The team has been watchful of waitlist times, knowing patients are eager for their new organs, says cardiac surgeon Ahmet Kilic, director of heart transplantation and mechanical circulatory support.

“Even though we’ve done a large number of transplants, it’s by no means such an exhaustive number where patients get lost to being just a number,” Kilic says. “The best thing about our program is the personal relationships we’ve built with patients while caring for them the best way we can. We strive to be progressive and push the envelope but not pursue anything experimental.”

Over the past year, the team made use of more implanted devices to temporarily support heart function, such as the axillary intra-aortic balloon pump. The balloon pump can be inserted through the axillary artery underneath the shoulder blade, allowing patients to be mobile in the intensive care unit while waiting for their transplant, under the watch of experienced coronary care unit staff. Such pumps typically are inserted through the femoral artery in the groin, which renders patients immobile on bed rest. More than half of patients transplanted in 2019 at Johns Hopkins benefited from temporary mechanical support like this.

In another milestone for 2019, the program performed its first combined heart-liver transplant. And Sharma, with the aid of infectious diseases physician Christine Durand, implemented a program to incorporate hearts from donors with hepatitis C. Four patients at Johns Hopkins received hearts from hepatitis C-positive donors last year.

“Hepatitis C has proven therapies and is now considered a treatable condition,” says Sharma, noting that donors with the disease often are younger, with healthy organs.
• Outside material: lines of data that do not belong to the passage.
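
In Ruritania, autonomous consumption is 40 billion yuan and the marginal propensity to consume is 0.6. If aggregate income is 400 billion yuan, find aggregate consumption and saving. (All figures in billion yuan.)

C = 280; S = 120

C = 40 + 0.6(400) = 40 + 240 = 280
S = Y − C = 400 − 280 = 120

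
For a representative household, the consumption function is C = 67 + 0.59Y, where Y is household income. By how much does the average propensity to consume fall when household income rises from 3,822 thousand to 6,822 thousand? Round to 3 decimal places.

At Y = 3822: C = 67 + 0.59(3822) = 2321.98, APC = 2321.98/3822 = 0.6075
At Y = 6822: C = 4091.98, APC = 4091.98/6822 = 0.5998
Fall in APC = 0.6075 − 0.5998 = 0.0077 ≈ 0.008

ΔAPC = 0.008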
Potential recipients interested in the program receive additional education about hepatitis C treatment and provide a separate consent.
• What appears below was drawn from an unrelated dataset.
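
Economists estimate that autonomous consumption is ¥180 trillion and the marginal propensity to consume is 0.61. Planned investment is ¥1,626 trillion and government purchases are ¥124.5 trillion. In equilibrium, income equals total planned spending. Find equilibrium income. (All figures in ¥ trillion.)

Y = 4950

Y = C + I + G = 180 + 0.61Y + 1626 + 124.5
Y − 0.61Y = 1930.5
0.39Y = 1930.5, so Y = 1930.5/0.39 = 4950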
After the Heart Transplant

In September 2009, 11-year-old Noah Thyberg of Clarksville, Md., underwent a heart transplant operation to manage the symptoms of cardiomyopathy. Knowing Hopkins’ rich history in heart surgery for children, including the “blue baby” operation in 1944—the first surgery to palliate congenital heart defects in infants—Noah’s family felt confident he was in good hands with pediatric cardiac surgeon Luca Vricella . Indeed, Noah’s surgery went well. But now he and his family had to face the myriad medical issues and needs that come with a new heart.